И замолчал. Потому что удивился очень.
Я говорю: «Ну, так как? Ты согласен?»
Он говорит: «Ну ладно. Только зачем?»
Я говорю: «Некогда объяснять. Потом расскажу».
Он говорит: «Ну хорошо. Тогда до послезавтра. У тебя ничего не случилось?»
Я говорю ему: «Пока, Степанцов».
И положила трубку.
Потому что нечего мне было ему объяснять. Что я могла сказать ему? Что я сама не знаю – что делать?
Потом пошла к девочке и стала ее собирать.
Она говорит: «На улице темно. Гулять уже поздно».
Я говорю: «А мы не гулять. Помнишь, ты спрашивала про мою работу? Хочешь сама ее посмотреть?»
Она говорит: «Хочу».
Я говорю: «Ну, тогда быстрей одевайся».
Тут появилась Татьяна:
«Мама, что ты задумала?»
Я говорю: «Это вы что задумали?»
Она говорит: «Мама, перестань вести себя как ребенок».
Я говорю: «Как ребенок? Значит, меня тоже куда-нибудь решили упечь?»
Она говорит: «Мама, давай все нормально обсудим».
Я посмотрела на нее и говорю: «Валерка с тобой никогда бы так не поступил».
А девочка стоит рядом со мной, уже вся одетая, и говорит: «Можно я куклу с собой возьму?»
И я говорю Татьяне: «Видишь, ребенок уже собрался. Отойди, не мешай».
Раскладушку я ей поставила за аппаратами. Так, чтобы не было видно, если кто войдет. Она походила немного, посмотрела на разные лампочки и сказала, что хочет спать. А я сижу сама не своя, не знаю – что буду завтра делать.

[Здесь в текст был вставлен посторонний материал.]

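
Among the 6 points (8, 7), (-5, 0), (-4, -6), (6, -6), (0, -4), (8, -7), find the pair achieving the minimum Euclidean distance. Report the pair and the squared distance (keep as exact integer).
Pair = ((6, -6), (8, -7)); squared distance = 5

Compute all C(6, 2) = 15 pairwise squared distances (x_i − x_j)² + (y_i − y_j)². The minimum is 5, attained by the pair ((6, -6), (8, -7)).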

Она говорит: «А зачем мы сюда пришли?»
Я говорю: «Ты знаешь, я не могу тебе пока объяснить. Это очень сложно. Давай я тебя спать положу. А завтра мы с тобой во всем разберемся».
Она говорит: «А почему ты плачешь?»
Я говорю: «Я не плачу. Это у меня просто глаза блестят. На работе всегда так».
Она говорит: «А у других, когда блестят глаза – они плачут?»
Я говорю: «У всех по-разному».
Она улеглась на раскладушку и говорит: «Я домой хочу».
Я говорю: «Завтра пойдем».
Она говорит: «Кукле здесь неудобно».
Я говорю: «Давай, мы ее вот сюда, на кресло, положим. Здесь мягко».
Она говорит: «Нет. Ей там плохо будет одной».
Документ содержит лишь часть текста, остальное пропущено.